Als erstes fällt die seltsam national eingeengte Sicht der bürgerlichen Parteiendemokratie auf, die selbstverständlich als 'die Demokratie' bezeichnet wird. Würde Seidler ein bisschen um sich schauen, sähe er alle möglichen Varianten - zwei bis Dutzende Parteien, ein oder zwei dominierende oder eine Gruppe vergleichbar starker, sehr statische und ungemein dynamische Parteienlandschaften, in denen bei jeder Wahl andere Formationen antreten.

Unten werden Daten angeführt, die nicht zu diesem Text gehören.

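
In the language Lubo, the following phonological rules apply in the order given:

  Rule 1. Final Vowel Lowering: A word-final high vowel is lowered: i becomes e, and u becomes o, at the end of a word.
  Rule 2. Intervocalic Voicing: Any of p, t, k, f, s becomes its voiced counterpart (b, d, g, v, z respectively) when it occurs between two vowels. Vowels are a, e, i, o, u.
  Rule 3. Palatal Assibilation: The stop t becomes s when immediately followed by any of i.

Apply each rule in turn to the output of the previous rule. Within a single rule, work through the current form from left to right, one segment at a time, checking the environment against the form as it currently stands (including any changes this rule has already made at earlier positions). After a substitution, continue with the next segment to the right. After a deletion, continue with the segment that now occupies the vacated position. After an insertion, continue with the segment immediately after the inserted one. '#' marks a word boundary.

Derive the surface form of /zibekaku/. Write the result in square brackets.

[zibegago]

Rule 1 Final Vowel Lowering: [zibekaku] → [zibekako]
Rule 2 Intervocalic Voicing: [zibekako] → [zibegago]
Rule 3 Palatal Assibilation: no change — [zibegago]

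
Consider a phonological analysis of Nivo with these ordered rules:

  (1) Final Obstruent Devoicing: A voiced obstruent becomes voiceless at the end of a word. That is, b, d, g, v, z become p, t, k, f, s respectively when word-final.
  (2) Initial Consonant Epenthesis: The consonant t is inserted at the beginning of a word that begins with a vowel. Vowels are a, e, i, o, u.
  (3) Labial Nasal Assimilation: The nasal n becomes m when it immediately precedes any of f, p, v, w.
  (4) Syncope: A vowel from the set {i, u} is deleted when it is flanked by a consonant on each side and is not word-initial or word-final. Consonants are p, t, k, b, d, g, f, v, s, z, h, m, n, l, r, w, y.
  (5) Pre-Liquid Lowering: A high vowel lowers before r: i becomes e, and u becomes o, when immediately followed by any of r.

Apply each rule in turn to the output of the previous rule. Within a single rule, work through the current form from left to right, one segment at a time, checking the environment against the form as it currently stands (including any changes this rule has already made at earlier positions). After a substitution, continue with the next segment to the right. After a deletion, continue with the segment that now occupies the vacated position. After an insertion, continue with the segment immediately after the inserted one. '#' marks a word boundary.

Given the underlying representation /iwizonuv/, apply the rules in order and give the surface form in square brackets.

(1) Final Obstruent Devoicing: [iwizonuv] → [iwizonuf]
(2) Initial Consonant Epenthesis: [iwizonuf] → [tiwizonuf]
(3) Labial Nasal Assimilation: no change — [tiwizonuf]
(4) Syncope: [tiwizonuf] → [twzonf]
(5) Pre-Liquid Lowering: no change — [twzonf]

[twzonf]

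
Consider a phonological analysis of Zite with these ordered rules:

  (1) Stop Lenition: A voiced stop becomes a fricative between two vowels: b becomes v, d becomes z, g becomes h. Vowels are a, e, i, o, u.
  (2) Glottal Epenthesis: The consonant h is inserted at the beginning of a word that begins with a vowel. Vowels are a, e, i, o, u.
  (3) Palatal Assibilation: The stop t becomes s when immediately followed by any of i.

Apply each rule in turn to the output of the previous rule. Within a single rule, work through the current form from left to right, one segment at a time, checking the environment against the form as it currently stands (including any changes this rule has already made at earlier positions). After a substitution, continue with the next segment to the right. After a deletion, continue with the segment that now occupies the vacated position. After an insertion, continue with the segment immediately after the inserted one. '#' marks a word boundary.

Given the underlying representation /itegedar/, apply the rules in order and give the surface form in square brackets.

(1) Stop Lenition: [itegedar] → [itehezar]
(2) Glottal Epenthesis: [itehezar] → [hitehezar]
(3) Palatal Assibilation: no change — [hitehezar]

[hitehezar]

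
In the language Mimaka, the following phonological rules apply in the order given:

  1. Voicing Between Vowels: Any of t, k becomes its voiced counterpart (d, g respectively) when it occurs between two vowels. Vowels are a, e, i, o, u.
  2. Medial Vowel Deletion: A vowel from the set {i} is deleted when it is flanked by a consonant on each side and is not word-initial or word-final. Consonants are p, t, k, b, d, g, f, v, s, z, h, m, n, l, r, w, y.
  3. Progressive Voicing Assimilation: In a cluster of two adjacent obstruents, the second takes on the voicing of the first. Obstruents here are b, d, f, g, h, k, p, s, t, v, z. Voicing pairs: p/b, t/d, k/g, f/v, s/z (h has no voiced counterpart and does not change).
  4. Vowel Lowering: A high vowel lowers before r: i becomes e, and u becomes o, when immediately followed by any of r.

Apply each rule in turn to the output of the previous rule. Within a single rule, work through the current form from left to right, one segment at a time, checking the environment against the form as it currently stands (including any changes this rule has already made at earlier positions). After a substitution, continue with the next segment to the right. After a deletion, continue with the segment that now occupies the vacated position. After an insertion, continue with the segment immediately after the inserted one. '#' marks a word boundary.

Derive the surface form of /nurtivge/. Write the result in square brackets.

[nortfke]

1 Voicing Between Vowels: no change — [nurtivge]
2 Medial Vowel Deletion: [nurtivge] → [nurtvge]
3 Progressive Voicing Assimilation: [nurtvge] → [nurtfke]
4 Vowel Lowering: [nurtfke] → [nortfke]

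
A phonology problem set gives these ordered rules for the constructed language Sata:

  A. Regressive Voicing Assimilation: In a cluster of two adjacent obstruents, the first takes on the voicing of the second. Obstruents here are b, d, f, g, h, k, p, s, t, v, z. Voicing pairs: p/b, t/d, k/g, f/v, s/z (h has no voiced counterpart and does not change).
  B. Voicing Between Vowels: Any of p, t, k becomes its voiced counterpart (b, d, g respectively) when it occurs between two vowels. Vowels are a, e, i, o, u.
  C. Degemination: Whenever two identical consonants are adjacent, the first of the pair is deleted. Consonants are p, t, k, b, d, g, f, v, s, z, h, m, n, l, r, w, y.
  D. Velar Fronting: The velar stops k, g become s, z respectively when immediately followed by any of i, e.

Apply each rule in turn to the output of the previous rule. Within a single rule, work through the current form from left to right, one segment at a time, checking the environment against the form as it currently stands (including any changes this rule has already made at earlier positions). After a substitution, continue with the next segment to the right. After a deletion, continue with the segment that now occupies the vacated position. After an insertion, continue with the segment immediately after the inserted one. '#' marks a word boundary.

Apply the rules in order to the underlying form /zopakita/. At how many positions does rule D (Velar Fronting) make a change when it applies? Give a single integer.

A Regressive Voicing Assimilation: no change — [zopakita]
B Voicing Between Vowels: [zopakita] → [zobagida]
C Degemination: no change — [zobagida]
D Velar Fronting: [zobagida] → [zobazida]
Rule D changed 1 position(s).

1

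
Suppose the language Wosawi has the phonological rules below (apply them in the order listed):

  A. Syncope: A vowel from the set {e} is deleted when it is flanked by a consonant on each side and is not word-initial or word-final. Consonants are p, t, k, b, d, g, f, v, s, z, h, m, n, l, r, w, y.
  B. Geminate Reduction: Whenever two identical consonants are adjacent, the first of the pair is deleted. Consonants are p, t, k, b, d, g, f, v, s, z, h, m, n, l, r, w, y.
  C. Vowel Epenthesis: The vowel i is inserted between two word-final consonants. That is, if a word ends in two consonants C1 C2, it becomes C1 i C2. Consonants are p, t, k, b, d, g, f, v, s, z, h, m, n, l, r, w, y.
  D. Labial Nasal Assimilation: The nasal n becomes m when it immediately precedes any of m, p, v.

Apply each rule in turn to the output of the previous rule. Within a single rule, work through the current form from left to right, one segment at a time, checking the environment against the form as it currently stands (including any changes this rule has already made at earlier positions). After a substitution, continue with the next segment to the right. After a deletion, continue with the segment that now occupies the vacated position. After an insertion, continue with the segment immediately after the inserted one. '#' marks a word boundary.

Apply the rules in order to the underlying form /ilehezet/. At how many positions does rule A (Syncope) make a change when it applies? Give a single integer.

3

A Syncope: [ilehezet] → [ilhzt]
B Geminate Reduction: no change — [ilhzt]
C Vowel Epenthesis: [ilhzt] → [ilhzit]
D Labial Nasal Assimilation: no change — [ilhzit]
Rule A changed 3 position(s).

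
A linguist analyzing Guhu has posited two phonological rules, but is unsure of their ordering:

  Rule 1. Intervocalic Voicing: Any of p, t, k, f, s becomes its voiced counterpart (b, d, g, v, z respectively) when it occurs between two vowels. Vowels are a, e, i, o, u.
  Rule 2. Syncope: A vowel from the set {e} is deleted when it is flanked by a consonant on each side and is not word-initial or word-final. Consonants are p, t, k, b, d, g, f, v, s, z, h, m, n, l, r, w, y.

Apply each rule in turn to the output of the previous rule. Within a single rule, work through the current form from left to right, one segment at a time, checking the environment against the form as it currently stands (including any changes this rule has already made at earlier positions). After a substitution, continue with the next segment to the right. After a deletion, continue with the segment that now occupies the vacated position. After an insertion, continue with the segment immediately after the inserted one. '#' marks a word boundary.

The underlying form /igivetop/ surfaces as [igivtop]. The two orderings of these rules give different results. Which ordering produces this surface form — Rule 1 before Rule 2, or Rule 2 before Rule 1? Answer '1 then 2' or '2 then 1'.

2 then 1

Order 1 then 2:
  1 Intervocalic Voicing: [igivetop] → [igivedop]
  2 Syncope: [igivedop] → [igivdop]
  result: [igivdop]
Order 2 then 1:
  2 Syncope: [igivetop] → [igivtop]
  1 Intervocalic Voicing: no change — [igivtop]
  result: [igivtop]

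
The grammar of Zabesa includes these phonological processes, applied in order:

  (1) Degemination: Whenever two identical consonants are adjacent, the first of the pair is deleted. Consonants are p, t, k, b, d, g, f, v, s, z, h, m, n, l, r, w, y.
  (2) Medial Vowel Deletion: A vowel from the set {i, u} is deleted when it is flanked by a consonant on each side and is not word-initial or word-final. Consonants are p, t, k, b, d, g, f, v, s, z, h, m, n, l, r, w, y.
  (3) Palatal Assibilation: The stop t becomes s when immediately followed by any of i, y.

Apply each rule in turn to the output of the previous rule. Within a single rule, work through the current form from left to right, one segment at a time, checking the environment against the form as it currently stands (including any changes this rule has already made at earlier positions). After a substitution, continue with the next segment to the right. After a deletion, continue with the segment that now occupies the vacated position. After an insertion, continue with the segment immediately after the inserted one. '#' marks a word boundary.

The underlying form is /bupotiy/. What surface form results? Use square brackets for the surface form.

(1) Degemination: no change — [bupotiy]
(2) Medial Vowel Deletion: [bupotiy] → [bpoty]
(3) Palatal Assibilation: [bpoty] → [bposy]

[bposy]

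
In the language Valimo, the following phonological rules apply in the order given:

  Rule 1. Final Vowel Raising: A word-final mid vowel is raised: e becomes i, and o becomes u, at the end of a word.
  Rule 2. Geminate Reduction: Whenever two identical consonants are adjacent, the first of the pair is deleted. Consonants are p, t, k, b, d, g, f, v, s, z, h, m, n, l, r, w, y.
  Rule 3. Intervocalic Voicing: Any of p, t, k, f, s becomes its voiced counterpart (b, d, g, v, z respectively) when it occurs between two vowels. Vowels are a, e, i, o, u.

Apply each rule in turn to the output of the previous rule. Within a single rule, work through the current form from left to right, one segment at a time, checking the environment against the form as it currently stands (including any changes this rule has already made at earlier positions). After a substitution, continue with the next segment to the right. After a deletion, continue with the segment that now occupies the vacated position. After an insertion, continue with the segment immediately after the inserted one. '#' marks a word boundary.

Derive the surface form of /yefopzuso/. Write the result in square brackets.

[yevopzuzu]

Rule 1 Final Vowel Raising: [yefopzuso] → [yefopzusu]
Rule 2 Geminate Reduction: no change — [yefopzusu]
Rule 3 Intervocalic Voicing: [yefopzusu] → [yevopzuzu]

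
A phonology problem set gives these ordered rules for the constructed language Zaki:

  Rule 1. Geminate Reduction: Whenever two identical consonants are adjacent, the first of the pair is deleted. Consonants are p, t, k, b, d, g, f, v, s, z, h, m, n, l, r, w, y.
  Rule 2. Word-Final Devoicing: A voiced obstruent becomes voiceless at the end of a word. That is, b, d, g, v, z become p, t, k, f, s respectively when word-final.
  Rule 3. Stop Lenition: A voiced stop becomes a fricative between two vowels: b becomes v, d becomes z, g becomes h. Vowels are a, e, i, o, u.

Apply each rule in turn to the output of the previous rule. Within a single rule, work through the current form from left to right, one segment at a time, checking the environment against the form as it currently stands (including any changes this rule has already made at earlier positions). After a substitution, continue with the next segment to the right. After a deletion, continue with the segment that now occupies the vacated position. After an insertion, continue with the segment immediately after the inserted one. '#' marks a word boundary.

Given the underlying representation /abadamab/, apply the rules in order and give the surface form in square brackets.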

Einen grossen Einfluss haben die Regeln, nach denen gewählt wird, Mayorz- oder Proporzverfahren oder eine Mischung davon, viele kleine oder wenige grosse Wahlkreise oder Wahlkreise, die gelegentlich neu zugeschnitten werden, quantitative Hürden, 3 oder 5 oder noch mehr Prozent Anteil, den Zwang sich bei jeder Wahl aktiv ins Register einschreiben zu müssen, oder ein permanentes Register, und so weiter, bis hin zur Frage wer wann wo die Gelegenheit zur Stimmabgabe bekommt.
In der Summe jede Menge arbiträre Festlegungen, die die Zusammensetzung der Parlamente beeinflussen und damit auch die Frage, wer schliesslich die Exekutive bilden darf. Gelegentlich wird korrigiert, reformiert, die Gewichte verschoben, an den Parteien als primäre Institutionen politischer Agglomeration aber nichts geändert.
In den letzten Jahren sind allerdings da und dort Versuche mit hauptsächlich aber nicht nur - es kann auf Representativität in verschiedener Hinsicht, Vorbildung etc. eine Vorauswahl getroffen werden - aleatorisch, also per Zufallsprinzip gebildete Bürgerräte gemacht worden. Das hat Vorteile. Die Ratsmitglieder mussten sich nicht vorgängig zum Produkt machen, sie sind meist intrinsisch motiviert, sachlich interessiert, bereit allfällige Wissenslücken aktiv zu schliessen. Es geht ihnen weit mehr um die Sache, Formalia und Taktik spielen eine untergeordnete Rolle.
Es besteht die Chance, von gewissen Kreisen aus gesehen die Gefahr, für von bestehenden Machtverhältnissen relativ unbeeinflusste, sachbezogene Entscheide. Genau deshalb wird diesen Ansätzen bisher kaum Einfluss eingeräumt, mit wenigen Ausnahmen handelt es sich um Spielwiesen ohne realen Einfluss. Von solchen Räten getroffene Entscheide werden in die gewählten Parlamente eingespeist - und dort zur Kenntnis genommen, oder auch nicht.
Parteien waren ursprünglich Vertreter einer bestimmten Ideologie und vertraten wesentlich bestimmte Bevölkerungssegmente. Das ist heute nur noch sehr bedingt so, nun ähneln sie Konsumgüterkonzernen, die um den höchsten Umsatz buhlen. Das macht sie schliesslich alle zu Agenten des Bestehenden, der Blick für das politisch Notwendige ist verstellt, gesellschaftliche Gerechtigkeit spielt eine untergeordnete Rolle.
Paradoxerweise könnte das Zufallsprinzip daran etwas ändern.